Target also saw these trends coming and was heading down a similar path. It acquired Shipt, a same-day delivery service platform, in 2017. Online sales using those services nearly doubled for the retailer in 2019. It also saw strong tailwinds from consumers using digital channels during the pandemic. Digital comparable sales in 2020 soared 145% above 2019 results. Like Costco, Target’s growth continued, with its digital comparable sales in Q3 2021 still rising 29% from high levels in previous years.
Share the wealth
All three companies also pay dividends to shareholders. Target has increased its payout every year for 50 consecutive years, placing it in the elite group of Dividend Kings. Costco chooses to offer a fairly low base dividend while paying special dividends to shareholders in years when the company thrives. Most recently, this included a special dividend of $10 per share in November 2020, making it the fourth special dividend paid in the past nine years.
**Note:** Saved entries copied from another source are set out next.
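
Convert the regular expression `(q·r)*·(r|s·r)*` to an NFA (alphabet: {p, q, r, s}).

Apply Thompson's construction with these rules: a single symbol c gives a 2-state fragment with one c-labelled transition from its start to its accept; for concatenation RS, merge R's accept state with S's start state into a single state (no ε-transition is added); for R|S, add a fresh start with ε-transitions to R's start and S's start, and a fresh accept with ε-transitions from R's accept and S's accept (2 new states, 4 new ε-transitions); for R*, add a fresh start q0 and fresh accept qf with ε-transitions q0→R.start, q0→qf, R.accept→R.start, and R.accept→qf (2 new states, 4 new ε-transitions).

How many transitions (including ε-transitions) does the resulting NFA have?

Bottom-up over the parse tree:
Each of the 5 symbol leaves contributes 1 transition (1 symbol, 0 ε).
  q·r = 2 transitions (2 symbol, 0 ε)
  (q·r)* = 6 transitions (2 symbol, 4 ε)
  s·r = 2 transitions (2 symbol, 0 ε)
  r|s·r = 7 transitions (3 symbol, 4 ε)
  (r|s·r)* = 11 transitions (3 symbol, 8 ε)
  (q·r)*·(r|s·r)* = 17 transitions (5 symbol, 12 ε)

17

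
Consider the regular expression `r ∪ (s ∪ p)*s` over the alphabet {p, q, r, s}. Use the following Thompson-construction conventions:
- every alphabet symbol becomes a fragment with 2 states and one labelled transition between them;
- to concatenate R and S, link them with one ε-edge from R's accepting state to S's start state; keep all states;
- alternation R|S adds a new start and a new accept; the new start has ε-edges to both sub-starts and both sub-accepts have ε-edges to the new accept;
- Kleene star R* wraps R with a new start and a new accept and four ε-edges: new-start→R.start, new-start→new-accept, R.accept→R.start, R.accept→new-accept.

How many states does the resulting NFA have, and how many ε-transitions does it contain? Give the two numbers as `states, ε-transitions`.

14, 13

Building bottom-up:
Each of the 4 symbol leaves contributes 2 states and 0 ε-transitions.
  s ∪ p — 6 states, 4 ε-transitions
  (s ∪ p)* — 8 states, 8 ε-transitions
  (s ∪ p)*s — 10 states, 9 ε-transitions
  r ∪ (s ∪ p)*s — 14 states, 13 ε-transitions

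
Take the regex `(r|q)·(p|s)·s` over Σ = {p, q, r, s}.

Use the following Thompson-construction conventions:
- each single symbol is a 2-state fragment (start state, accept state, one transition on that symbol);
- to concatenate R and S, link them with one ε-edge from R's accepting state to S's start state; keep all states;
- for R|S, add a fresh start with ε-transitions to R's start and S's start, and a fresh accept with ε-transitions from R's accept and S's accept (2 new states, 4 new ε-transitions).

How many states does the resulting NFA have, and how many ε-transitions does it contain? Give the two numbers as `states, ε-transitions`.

Bottom-up over the parse tree:
Each of the 5 symbol leaves contributes 2 states and 0 ε-transitions.
  r|q — 6 states, 4 ε-transitions
  p|s — 6 states, 4 ε-transitions
  (r|q)·(p|s)·s — 14 states, 10 ε-transitions

14, 10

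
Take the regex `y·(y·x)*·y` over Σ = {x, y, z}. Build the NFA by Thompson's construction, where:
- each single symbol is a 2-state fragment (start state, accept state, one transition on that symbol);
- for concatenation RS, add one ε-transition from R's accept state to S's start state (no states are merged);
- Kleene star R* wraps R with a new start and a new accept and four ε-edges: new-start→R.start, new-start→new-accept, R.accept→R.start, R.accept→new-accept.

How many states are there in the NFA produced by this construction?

10

Per subexpression:
Each of the 4 symbol leaves contributes a 2-state fragment.
  y·x → 4 states
  (y·x)* → 6 states
  y·(y·x)*·y → 10 states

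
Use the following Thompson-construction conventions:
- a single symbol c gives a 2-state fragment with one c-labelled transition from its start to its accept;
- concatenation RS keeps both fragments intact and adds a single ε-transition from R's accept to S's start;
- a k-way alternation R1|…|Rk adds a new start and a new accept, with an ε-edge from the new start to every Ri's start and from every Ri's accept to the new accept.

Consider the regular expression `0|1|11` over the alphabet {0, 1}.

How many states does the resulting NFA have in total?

10

Building bottom-up:
Each of the 4 symbol leaves contributes a 2-state fragment.
  11 — 4 states
  0|1|11 — 10 states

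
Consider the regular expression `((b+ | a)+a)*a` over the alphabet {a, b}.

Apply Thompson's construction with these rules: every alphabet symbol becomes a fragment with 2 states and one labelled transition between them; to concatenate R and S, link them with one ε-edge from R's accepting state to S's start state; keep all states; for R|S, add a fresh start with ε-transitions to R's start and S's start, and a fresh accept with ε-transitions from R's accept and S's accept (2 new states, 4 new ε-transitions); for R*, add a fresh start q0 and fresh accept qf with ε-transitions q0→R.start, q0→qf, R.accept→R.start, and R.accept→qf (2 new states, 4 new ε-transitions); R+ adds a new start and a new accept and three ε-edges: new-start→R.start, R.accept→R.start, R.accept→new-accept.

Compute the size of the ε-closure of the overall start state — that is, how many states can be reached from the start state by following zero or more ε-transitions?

Compute the ε-closure size of each fragment's start state recursively; a symbol fragment's start has no outgoing ε-edge, so its closure is just itself (size 1).
  b+ : |ε-closure| = 1 + 1 = 2 (the body doesn't accept ε, so the new accept is not reached)
  b+ | a : |ε-closure| = 1 + 2 + 1 = 4 (the new accept is not ε-reachable since no branch accepts ε)
  (b+ | a)+ : |ε-closure| = 1 + 4 = 5 (the body doesn't accept ε, so the new accept is not reached)
  (b+ | a)+a : same as the first factor's closure: |ε-closure| = 5
  ((b+ | a)+a)* : new start has ε-edges to the inner start and to the new accept, so |ε-closure| = 2 + 5 = 7
  ((b+ | a)+a)*a : the left operand accepts ε, so the closure extends into the next operand (via the concat ε-link); |ε-closure| = 7 + 1 = 8

8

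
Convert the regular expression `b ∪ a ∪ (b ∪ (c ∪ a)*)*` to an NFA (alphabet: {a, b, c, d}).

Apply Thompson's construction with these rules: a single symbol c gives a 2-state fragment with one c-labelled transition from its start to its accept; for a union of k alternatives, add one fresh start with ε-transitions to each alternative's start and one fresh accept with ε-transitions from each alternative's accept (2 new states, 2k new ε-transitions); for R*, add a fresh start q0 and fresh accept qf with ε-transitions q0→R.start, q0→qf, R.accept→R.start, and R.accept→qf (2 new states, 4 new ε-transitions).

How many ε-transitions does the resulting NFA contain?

Bottom-up over the parse tree:
Each of the 5 symbol leaves contributes 0 ε-transitions.
  c ∪ a — 4 ε-transitions
  (c ∪ a)* — 8 ε-transitions
  b ∪ (c ∪ a)* — 12 ε-transitions
  (b ∪ (c ∪ a)*)* — 16 ε-transitions
  b ∪ a ∪ (b ∪ (c ∪ a)*)* — 22 ε-transitions

22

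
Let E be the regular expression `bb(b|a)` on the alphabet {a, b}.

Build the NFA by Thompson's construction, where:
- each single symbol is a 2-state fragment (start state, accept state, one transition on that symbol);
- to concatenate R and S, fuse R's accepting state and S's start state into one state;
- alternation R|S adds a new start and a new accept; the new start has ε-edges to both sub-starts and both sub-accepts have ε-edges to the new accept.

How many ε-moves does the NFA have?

4

By structural recursion:
Each of the 4 symbol leaves contributes 0 ε-transitions.
  b|a → 4 ε-transitions
  bb(b|a) → 4 ε-transitions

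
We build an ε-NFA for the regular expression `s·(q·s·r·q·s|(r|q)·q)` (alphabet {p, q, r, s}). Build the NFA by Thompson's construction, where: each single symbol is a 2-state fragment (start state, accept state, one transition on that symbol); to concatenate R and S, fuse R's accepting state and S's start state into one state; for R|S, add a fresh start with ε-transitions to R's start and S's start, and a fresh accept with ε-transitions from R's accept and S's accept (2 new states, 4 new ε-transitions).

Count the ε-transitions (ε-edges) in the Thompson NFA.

8

Recursing over subexpressions:
Each of the 9 symbol leaves contributes 0 ε-transitions.
  q·s·r·q·s = 0 ε-transitions
  r|q = 4 ε-transitions
  (r|q)·q = 4 ε-transitions
  q·s·r·q·s|(r|q)·q = 8 ε-transitions
  s·(q·s·r·q·s|(r|q)·q) = 8 ε-transitions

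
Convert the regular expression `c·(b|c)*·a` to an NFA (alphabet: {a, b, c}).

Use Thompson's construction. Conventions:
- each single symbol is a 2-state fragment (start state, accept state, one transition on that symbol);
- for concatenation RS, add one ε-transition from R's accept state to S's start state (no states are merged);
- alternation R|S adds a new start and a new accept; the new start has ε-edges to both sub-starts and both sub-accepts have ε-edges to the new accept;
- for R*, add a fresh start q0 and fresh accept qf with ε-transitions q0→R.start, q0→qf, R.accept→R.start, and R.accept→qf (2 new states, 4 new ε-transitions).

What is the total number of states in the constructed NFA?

12

Bottom-up over the parse tree:
Each of the 4 symbol leaves contributes a 2-state fragment.
  b|c = 6 states
  (b|c)* = 8 states
  c·(b|c)*·a = 12 states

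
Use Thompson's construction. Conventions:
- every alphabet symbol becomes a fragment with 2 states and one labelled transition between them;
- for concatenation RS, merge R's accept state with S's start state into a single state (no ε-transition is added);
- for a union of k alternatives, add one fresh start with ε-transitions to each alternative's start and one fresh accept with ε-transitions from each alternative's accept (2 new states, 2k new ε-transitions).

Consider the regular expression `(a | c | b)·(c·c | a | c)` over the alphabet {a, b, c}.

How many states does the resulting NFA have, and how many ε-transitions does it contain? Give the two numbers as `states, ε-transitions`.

16, 12

Recursing over subexpressions:
Each of the 7 symbol leaves contributes 2 states and 0 ε-transitions.
  a | c | b — 8 states, 6 ε-transitions
  c·c — 3 states, 0 ε-transitions
  c·c | a | c — 9 states, 6 ε-transitions
  (a | c | b)·(c·c | a | c) — 16 states, 12 ε-transitions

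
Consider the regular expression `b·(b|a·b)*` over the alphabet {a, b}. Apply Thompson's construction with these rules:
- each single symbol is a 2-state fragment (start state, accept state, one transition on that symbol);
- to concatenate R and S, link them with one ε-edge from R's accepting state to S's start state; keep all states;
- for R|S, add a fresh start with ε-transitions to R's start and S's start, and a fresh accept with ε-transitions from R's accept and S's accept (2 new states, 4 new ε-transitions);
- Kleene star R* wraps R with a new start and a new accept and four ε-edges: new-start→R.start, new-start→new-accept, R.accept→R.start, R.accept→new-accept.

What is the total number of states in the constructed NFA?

Building bottom-up:
Each of the 4 symbol leaves contributes a 2-state fragment.
  a·b → 4 states
  b|a·b → 8 states
  (b|a·b)* → 10 states
  b·(b|a·b)* → 12 states

12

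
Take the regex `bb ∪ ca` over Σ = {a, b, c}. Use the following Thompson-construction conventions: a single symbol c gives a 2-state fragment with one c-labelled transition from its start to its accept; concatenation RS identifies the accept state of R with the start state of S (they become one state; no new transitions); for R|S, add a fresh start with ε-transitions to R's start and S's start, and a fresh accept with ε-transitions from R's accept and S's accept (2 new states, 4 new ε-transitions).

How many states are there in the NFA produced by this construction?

Building bottom-up:
Each of the 4 symbol leaves contributes a 2-state fragment.
  bb : 3 states
  ca : 3 states
  bb ∪ ca : 8 states

8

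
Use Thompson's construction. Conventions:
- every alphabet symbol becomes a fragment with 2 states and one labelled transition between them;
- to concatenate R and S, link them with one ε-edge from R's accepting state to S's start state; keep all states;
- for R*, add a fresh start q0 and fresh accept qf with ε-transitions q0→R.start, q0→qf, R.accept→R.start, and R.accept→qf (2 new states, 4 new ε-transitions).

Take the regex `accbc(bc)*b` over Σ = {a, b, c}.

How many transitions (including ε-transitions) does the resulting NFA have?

19

Recursing over subexpressions:
Each of the 8 symbol leaves contributes 1 transition (1 symbol, 0 ε).
  bc = 3 transitions (2 symbol, 1 ε)
  (bc)* = 7 transitions (2 symbol, 5 ε)
  accbc(bc)*b = 19 transitions (8 symbol, 11 ε)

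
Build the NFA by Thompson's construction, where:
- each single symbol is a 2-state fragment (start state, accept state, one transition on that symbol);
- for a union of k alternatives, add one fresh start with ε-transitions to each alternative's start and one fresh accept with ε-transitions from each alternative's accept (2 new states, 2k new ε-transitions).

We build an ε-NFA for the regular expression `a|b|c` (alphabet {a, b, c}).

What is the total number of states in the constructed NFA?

Recursing over subexpressions:
Each of the 3 symbol leaves contributes a 2-state fragment.
  a|b|c → 8 states

8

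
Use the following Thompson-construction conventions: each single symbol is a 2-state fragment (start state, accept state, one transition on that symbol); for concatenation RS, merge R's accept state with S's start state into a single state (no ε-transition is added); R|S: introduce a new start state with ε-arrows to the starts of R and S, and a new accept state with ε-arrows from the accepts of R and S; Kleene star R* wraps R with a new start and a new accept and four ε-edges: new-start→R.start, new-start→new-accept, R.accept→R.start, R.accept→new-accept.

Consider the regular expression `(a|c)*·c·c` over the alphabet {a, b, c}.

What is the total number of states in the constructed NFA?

By structural recursion:
Each of the 4 symbol leaves contributes a 2-state fragment.
  a|c : 6 states
  (a|c)* : 8 states
  (a|c)*·c·c : 10 states

10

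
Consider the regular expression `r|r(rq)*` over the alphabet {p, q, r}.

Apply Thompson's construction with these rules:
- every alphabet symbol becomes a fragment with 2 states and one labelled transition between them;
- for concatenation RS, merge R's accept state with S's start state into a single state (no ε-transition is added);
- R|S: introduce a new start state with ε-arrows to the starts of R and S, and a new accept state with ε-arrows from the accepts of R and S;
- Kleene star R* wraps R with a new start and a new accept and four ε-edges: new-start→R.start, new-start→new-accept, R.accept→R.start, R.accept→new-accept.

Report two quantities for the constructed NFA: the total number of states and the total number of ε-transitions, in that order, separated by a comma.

Recursing over subexpressions:
Each of the 4 symbol leaves contributes 2 states and 0 ε-transitions.
  rq — 3 states, 0 ε-transitions
  (rq)* — 5 states, 4 ε-transitions
  r(rq)* — 6 states, 4 ε-transitions
  r|r(rq)* — 10 states, 8 ε-transitions

10, 8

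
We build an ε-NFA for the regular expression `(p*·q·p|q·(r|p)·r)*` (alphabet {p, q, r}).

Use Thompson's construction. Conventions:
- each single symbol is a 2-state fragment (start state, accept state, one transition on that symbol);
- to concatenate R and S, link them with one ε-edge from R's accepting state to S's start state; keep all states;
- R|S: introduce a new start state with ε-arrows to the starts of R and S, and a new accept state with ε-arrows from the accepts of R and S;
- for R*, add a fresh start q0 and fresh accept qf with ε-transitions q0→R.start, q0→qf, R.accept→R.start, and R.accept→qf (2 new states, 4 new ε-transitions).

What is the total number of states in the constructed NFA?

22

Recursing over subexpressions:
Each of the 7 symbol leaves contributes a 2-state fragment.
  p* = 4 states
  p*·q·p = 8 states
  r|p = 6 states
  q·(r|p)·r = 10 states
  p*·q·p|q·(r|p)·r = 20 states
  (p*·q·p|q·(r|p)·r)* = 22 states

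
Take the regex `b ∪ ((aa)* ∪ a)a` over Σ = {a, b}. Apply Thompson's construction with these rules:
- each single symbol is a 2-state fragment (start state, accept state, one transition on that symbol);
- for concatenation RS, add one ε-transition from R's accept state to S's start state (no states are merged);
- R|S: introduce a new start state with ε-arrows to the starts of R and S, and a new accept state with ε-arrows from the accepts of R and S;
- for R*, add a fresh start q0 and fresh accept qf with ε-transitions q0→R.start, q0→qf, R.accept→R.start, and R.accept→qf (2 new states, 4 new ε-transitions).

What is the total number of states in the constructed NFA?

Bottom-up over the parse tree:
Each of the 5 symbol leaves contributes a 2-state fragment.
  aa : 4 states
  (aa)* : 6 states
  (aa)* ∪ a : 10 states
  ((aa)* ∪ a)a : 12 states
  b ∪ ((aa)* ∪ a)a : 16 states

16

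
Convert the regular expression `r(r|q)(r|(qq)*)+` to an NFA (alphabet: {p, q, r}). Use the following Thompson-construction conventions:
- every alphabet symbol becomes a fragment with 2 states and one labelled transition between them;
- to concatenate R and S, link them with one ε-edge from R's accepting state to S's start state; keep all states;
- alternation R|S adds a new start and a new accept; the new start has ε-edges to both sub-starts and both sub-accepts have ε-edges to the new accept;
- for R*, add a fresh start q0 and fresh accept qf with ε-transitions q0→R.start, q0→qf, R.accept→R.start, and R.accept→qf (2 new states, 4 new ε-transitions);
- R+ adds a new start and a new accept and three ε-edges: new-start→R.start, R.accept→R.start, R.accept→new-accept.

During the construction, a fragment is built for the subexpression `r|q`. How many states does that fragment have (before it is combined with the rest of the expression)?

6

Fragment for `r|q`:
Each of the 2 symbol leaves contributes a 2-state fragment.
  r|q : 6 states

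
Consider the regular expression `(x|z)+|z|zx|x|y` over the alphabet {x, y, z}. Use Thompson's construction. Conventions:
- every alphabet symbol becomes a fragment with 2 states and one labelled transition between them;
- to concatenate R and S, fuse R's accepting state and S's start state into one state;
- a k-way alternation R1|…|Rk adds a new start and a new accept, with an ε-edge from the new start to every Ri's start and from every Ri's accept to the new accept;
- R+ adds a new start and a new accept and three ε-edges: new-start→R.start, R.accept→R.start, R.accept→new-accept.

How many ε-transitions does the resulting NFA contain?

17

Bottom-up over the parse tree:
Each of the 7 symbol leaves contributes 0 ε-transitions.
  x|z — 4 ε-transitions
  (x|z)+ — 7 ε-transitions
  zx — 0 ε-transitions
  (x|z)+|z|zx|x|y — 17 ε-transitions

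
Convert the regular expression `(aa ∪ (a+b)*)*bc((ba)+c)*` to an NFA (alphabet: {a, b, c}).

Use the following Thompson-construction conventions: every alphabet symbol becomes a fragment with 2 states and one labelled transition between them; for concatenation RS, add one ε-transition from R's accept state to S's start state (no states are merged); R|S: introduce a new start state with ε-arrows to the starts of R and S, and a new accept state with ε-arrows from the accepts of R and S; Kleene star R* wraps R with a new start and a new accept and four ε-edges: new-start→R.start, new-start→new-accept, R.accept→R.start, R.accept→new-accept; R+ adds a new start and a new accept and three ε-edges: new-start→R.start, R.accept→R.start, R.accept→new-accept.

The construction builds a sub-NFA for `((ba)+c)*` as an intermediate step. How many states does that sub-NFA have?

10

Fragment for `((ba)+c)*`:
Each of the 3 symbol leaves contributes a 2-state fragment.
  ba — 4 states
  (ba)+ — 6 states
  (ba)+c — 8 states
  ((ba)+c)* — 10 states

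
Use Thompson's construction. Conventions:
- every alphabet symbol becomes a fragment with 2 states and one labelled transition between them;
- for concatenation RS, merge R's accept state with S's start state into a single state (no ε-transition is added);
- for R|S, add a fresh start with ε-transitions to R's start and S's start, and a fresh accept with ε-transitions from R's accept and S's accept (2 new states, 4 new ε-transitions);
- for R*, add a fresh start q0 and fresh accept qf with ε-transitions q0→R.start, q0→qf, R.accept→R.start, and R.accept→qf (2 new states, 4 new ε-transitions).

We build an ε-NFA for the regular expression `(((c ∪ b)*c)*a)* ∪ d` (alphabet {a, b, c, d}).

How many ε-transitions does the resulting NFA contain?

Recursing over subexpressions:
Each of the 5 symbol leaves contributes 0 ε-transitions.
  c ∪ b : 4 ε-transitions
  (c ∪ b)* : 8 ε-transitions
  (c ∪ b)*c : 8 ε-transitions
  ((c ∪ b)*c)* : 12 ε-transitions
  ((c ∪ b)*c)*a : 12 ε-transitions
  (((c ∪ b)*c)*a)* : 16 ε-transitions
  (((c ∪ b)*c)*a)* ∪ d : 20 ε-transitions

20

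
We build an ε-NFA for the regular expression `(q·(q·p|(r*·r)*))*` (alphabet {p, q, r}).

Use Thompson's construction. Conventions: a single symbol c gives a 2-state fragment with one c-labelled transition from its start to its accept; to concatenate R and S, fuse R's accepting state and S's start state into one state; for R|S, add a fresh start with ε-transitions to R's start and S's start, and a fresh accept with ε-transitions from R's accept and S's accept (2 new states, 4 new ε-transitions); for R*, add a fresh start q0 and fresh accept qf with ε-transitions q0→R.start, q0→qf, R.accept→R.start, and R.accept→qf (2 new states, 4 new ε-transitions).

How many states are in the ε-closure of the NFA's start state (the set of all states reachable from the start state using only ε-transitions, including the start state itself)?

3

Work bottom-up. For each fragment F, track |ε-closure(F.start)| and whether F's accept lies in that closure (i.e. whether F accepts ε). A single-symbol fragment has closure size 1 and does not accept ε.
  q·p → same as the first factor's closure: C = 1
  r* → the star's fresh start ε-reaches both the body's start and the fresh accept: C = 2 + 1 = 3
  r*·r → C = 3 + (1−1) = 3 (closure spills across the concat boundary because the left factor accepts ε)
  (r*·r)* → C = 1 (new start) + 3 (body) + 1 (new accept) = 5
  q·p|(r*·r)* → C = 1 (new start) + (1 + 5) + 1 (new accept, since some branch ε-reaches its own accept) = 8
  q·(q·p|(r*·r)*) → same as the first factor's closure: C = 1
  (q·(q·p|(r*·r)*))* → new start has ε-edges to the inner start and to the new accept, so C = 2 + 1 = 3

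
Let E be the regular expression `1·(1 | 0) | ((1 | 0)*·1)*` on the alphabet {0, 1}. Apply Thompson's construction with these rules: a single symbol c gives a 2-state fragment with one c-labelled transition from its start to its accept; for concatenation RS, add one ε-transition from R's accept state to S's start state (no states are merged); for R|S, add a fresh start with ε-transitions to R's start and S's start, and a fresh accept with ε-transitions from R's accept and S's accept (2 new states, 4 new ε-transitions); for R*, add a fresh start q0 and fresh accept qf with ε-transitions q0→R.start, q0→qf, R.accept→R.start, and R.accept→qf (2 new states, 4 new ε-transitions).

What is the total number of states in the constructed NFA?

22

Recursing over subexpressions:
Each of the 6 symbol leaves contributes a 2-state fragment.
  1 | 0 : 6 states
  1·(1 | 0) : 8 states
  1 | 0 : 6 states
  (1 | 0)* : 8 states
  (1 | 0)*·1 : 10 states
  ((1 | 0)*·1)* : 12 states
  1·(1 | 0) | ((1 | 0)*·1)* : 22 states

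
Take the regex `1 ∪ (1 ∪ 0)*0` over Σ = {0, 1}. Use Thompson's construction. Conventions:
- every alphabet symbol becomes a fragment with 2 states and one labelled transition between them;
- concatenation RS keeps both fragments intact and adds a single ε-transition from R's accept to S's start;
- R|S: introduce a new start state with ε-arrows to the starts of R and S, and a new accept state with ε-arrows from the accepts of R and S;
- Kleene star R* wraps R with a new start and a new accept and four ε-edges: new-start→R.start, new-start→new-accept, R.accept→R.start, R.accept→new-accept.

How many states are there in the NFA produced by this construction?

Building bottom-up:
Each of the 4 symbol leaves contributes a 2-state fragment.
  1 ∪ 0 : 6 states
  (1 ∪ 0)* : 8 states
  (1 ∪ 0)*0 : 10 states
  1 ∪ (1 ∪ 0)*0 : 14 states

14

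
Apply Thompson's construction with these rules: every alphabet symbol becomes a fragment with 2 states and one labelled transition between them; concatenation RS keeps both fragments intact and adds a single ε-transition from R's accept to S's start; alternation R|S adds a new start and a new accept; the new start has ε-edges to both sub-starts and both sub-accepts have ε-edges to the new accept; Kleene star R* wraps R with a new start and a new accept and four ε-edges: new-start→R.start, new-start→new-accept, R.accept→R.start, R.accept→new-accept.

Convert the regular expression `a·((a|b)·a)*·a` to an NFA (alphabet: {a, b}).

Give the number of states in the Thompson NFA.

14

Bottom-up over the parse tree:
Each of the 5 symbol leaves contributes a 2-state fragment.
  a|b — 6 states
  (a|b)·a — 8 states
  ((a|b)·a)* — 10 states
  a·((a|b)·a)*·a — 14 states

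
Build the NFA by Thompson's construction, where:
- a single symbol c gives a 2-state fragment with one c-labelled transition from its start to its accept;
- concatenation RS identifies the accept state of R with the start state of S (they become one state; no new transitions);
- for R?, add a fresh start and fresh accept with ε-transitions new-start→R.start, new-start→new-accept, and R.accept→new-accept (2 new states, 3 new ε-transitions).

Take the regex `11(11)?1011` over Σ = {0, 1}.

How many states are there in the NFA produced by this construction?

11

By structural recursion:
Each of the 8 symbol leaves contributes a 2-state fragment.
  11 → 3 states
  (11)? → 5 states
  11(11)?1011 → 11 states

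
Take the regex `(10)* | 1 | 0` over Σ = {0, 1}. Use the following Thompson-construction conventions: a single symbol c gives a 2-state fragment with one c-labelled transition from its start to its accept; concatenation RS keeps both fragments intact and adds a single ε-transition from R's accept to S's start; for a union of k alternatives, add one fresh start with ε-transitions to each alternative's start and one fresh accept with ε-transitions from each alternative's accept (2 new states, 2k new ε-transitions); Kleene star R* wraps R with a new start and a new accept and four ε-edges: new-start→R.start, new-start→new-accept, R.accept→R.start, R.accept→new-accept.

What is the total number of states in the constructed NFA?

12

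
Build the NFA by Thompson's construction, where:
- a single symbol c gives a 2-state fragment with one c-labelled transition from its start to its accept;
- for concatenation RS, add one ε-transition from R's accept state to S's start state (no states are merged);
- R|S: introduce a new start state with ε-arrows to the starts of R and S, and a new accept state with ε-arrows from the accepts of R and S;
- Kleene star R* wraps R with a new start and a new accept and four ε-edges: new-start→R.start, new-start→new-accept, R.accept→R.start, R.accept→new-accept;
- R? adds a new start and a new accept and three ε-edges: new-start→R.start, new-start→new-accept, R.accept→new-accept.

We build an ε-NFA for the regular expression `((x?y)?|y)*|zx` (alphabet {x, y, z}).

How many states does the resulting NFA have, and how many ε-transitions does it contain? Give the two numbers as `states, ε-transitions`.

Bottom-up over the parse tree:
Each of the 5 symbol leaves contributes 2 states and 0 ε-transitions.
  x? : 4 states, 3 ε-transitions
  x?y : 6 states, 4 ε-transitions
  (x?y)? : 8 states, 7 ε-transitions
  (x?y)?|y : 12 states, 11 ε-transitions
  ((x?y)?|y)* : 14 states, 15 ε-transitions
  zx : 4 states, 1 ε-transition
  ((x?y)?|y)*|zx : 20 states, 20 ε-transitions

20, 20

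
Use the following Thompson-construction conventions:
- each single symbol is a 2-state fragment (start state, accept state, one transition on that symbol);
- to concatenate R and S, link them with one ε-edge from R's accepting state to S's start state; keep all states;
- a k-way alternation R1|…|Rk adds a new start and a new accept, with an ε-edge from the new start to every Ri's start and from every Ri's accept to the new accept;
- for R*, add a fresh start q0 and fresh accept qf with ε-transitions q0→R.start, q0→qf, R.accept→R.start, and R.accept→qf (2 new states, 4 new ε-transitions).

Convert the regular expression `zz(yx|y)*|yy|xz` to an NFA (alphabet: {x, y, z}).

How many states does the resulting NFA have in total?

24

By structural recursion:
Each of the 9 symbol leaves contributes a 2-state fragment.
  yx — 4 states
  yx|y — 8 states
  (yx|y)* — 10 states
  zz(yx|y)* — 14 states
  yy — 4 states
  xz — 4 states
  zz(yx|y)*|yy|xz — 24 states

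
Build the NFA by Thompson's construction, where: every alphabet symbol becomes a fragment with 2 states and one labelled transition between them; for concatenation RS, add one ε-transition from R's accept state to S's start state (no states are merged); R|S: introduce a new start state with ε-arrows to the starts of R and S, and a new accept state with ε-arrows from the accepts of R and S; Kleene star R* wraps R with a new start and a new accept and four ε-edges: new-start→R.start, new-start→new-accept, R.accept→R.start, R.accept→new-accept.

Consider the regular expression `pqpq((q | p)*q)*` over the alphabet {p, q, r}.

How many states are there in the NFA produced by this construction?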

Its base dividend was also increased in 2021 and yields just over 0.5% on an annual basis over the recent share price.
Home Depot has also been steadily increasing its payout, which currently yields around 2%. These dividends have contributed to the overall performance of these stocks and will continue to do so. For those who would like to split $3,000 into three investments that could reasonably triple over the next decade, these three household names do the trick.
This article represents the opinion of the author, who may disagree with the “official” recommendation position of a high-end consulting service Motley Fool. We are heterogeneous! Challenging an investing thesis — even one of our own — helps us all think critically about investing and make decisions that help us become smarter, happier, and wealthier.